We’ll also illustrate the FULL JOIN in the output tables “employees” and “vehicles” and assume the same selection conditions as before.
Relational Algebra:
Employee ⟗ vehicle_id=vehicle_idvehicle
SQL Statement:
SELECT * FROM employee FULL JOIN vehicle ON employee.vehicle_id = vehicle.vehicle_id;
The result corresponds to the following table:
Table: FULL OUTER JOIN for the tables “employees” and “vehicles”.
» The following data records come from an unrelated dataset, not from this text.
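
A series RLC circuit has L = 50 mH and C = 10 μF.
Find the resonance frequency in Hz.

Step 1 — Resonance condition Im(Z)=0 gives ω₀ = 1/√(LC).
Step 2 — ω₀ = 1/√(0.05·1e-05) = 1414 rad/s.
Step 3 — f₀ = ω₀/(2π) = 225.1 Hz.

f₀ = 225.1 Hz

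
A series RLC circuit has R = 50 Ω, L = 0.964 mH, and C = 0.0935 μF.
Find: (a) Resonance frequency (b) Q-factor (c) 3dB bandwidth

Step 1 — Resonance: ω₀ = 1/√(LC) = 1/√(0.000964·9.35e-08) = 1.053e+05 rad/s.
Step 2 — f₀ = ω₀/(2π) = 1.676e+04 Hz.
Step 3 — Series Q: Q = ω₀L/R = 1.053e+05·0.000964/50 = 2.031.
Step 4 — Bandwidth: Δω = ω₀/Q = 5.187e+04 rad/s; BW = Δω/(2π) = 8255 Hz.

(a) f₀ = 1.676e+04 Hz  (b) Q = 2.031  (c) BW = 8255 Hz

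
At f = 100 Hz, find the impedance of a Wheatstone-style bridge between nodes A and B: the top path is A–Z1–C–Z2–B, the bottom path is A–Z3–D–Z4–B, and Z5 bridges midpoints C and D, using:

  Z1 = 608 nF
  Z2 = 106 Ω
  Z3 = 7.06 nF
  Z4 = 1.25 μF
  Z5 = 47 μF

Step 1 — Angular frequency: ω = 2π·f = 2π·100 = 628.3 rad/s.
Step 2 — Component impedances:
  Z1: Z = 1/(jωC) = -j/(ω·C) = 0 - j2618 Ω
  Z2: Z = R = 106 Ω
  Z3: Z = 1/(jωC) = -j/(ω·C) = 0 - j2.254e+05 Ω
  Z4: Z = 1/(jωC) = -j/(ω·C) = 0 - j1273 Ω
  Z5: Z = 1/(jωC) = -j/(ω·C) = 0 - j33.86 Ω
Step 3 — Bridge requires nodal analysis (the Z5 bridge couples midpoints C and D, so the two paths cannot be reduced to a simple series/parallel combination). Setting node B to ground and injecting 1 A at node A, the 3-node admittance system at A, C, D solves to V_A = Z_AB = 105.2 - j2596 Ω = 2598∠-87.7° Ω.

Z = 105.2 - j2596 Ω = 2598∠-87.7° Ω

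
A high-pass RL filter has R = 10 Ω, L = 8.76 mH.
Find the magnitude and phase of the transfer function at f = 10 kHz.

Step 1 — Angular frequency: ω = 2π·1e+04 = 6.283e+04 rad/s.
Step 2 — Transfer function: H(jω) = jωL/(R + jωL).
Step 3 — Numerator jωL = j·550.4; denominator R + jωL = 10 + j550.4.
Step 4 — H = 0.9997 + j0.01816.
Step 5 — Magnitude: |H| = 0.9998 (-0.0 dB); phase: φ = 1.0°.

|H| = 0.9998 (-0.0 dB), φ = 1.0°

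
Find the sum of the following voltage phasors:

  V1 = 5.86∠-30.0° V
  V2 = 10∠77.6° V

Step 1 — Convert each phasor to rectangular form:
  V1 = 5.86·(cos(-30.0°) + j·sin(-30.0°)) = 5.075 - j2.93 V
  V2 = 10·(cos(77.6°) + j·sin(77.6°)) = 2.147 + j9.767 V
Step 2 — Sum components: V_total = 7.222 + j6.837 V.
Step 3 — Convert to polar: |V_total| = 9.945 V, ∠V_total = 43.4°.

V_total = 9.945∠43.4° V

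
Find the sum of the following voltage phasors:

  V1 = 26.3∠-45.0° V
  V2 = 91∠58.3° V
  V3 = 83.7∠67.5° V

Step 1 — Convert each phasor to rectangular form:
  V1 = 26.3·(cos(-45.0°) + j·sin(-45.0°)) = 18.6 - j18.6 V
  V2 = 91·(cos(58.3°) + j·sin(58.3°)) = 47.82 + j77.42 V
  V3 = 83.7·(cos(67.5°) + j·sin(67.5°)) = 32.03 + j77.33 V
Step 2 — Sum components: V_total = 98.45 + j136.2 V.
Step 3 — Convert to polar: |V_total| = 168 V, ∠V_total = 54.1°.

V_total = 168∠54.1° V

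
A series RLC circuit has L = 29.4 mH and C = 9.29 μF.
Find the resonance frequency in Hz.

Step 1 — Resonance condition Im(Z)=0 gives ω₀ = 1/√(LC).
Step 2 — ω₀ = 1/√(0.0294·9.29e-06) = 1913 rad/s.
Step 3 — f₀ = ω₀/(2π) = 304.5 Hz.

f₀ = 304.5 Hz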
e_id | surname | firstname | employee.vehicle_id | vehicle.vehicle_id | make | model | Registration | Year | State inspection |
---|---|---|---|---|---|---|---|---|---|
1 | Schmidt | Jack | 3 | 3 | BMW | X6 | B MW 780 | 2017 | 09.01.2018 |
2 | Muller | Blain | 1 | 1 | VW | Caddy | B KH 778 | 2016 | 12.18.2018 |
3 | McClain | Walker | 1 | 1 | VW | Caddy | B KH 778 | 2016 | 12.18.2018 |
4 | Cohn | Greg | 2 | 2 | Opel | Astra | B PO 654 | 2010 | 08.12.2019 |
5 | Marshall | Smith | NULL | NULL | NULL | NULL | NULL | NULL | NULL |
NULL | NULL | NULL | 4 | 4 | Porsche | Boxster | B AA 123 | 2018 | 12.23.2020 |
The FULL JOIN connects the output table’s data records according to selection conditions. It doesn’t just list the linked data records in the result table, but also links the data records of both tables that do not fulfill the selection condition.
Missing values are also set to NULL for FULL JOIN.
FULL OUTER JOINs are of little importance in practice and are not supported by market-leading database management systems like MySQL and MariaDB.
NATURAL OUTER JOIN
Like INNER JOINs, OUTER JOINs can also be implemented as NATURAL JOINs. The corresponding operators are:
LEFT/RIGHT JOIN ... USING
Or:
NATURAL LEFT/RIGHT JOIN
NATURAL OUTER JOINs connect tables using columns with the same names. Which columns are selected can be explicitly defined using the USING keyword:
SELECT * FROM employee LEFT JOIN vehicle USING (vehicle_id);
Alternatively, you can use a short notation whereby the DBMS automatically searches for columns with the same names and connects the listed tables through them:
SELECT * FROM employee NATURAL LEFT JOIN sections;
With reference to the example tables listed above, both SQL statements lead to the same result.
e_id | nachname | surname | vehicle_id | Make | Model | Registration | Year | State inspection |
---|---|---|---|---|---|---|---|---|
1 | Schmidt | Jack | 3 | BMW | X6 | B MW 780 | 2017 | 09.01.2018 |
2 | Muller | Blain | 1 | VW | Caddy | B KH 778 | 2016 | 12.18.2018 |
3 | McClain | Walker | 1 | VW | Caddy | B KH 778 | 2016 | 12.18.2018 |
4 | Cohn | Greg | 2 | Opel | Astra | B PO 654 | 2010 | 08.12.2019 |
5 | Smith | Marshall | NULL | NULL | NULL | NULL | NULL | NULL |
In NATURAL LEFT JOIN, the columns employee.vehicle_id and vehicle.vehicle_id are merged into the common column vehicle_id.
OUTER JOINs in practice
OUTER JOINS usually lead to table groups with zero values. This is useful, for example, if you want to highlight them. In our example, the Porsche Boxster has not yet been assigned to an employee. This is not shown in the “vehicle” table. And the “employees” table merely shows that Marshall Smith has not yet used a company car. After a FULL JOIN over both tables, it is easy to see that Marshall could drive the Porsche in the future.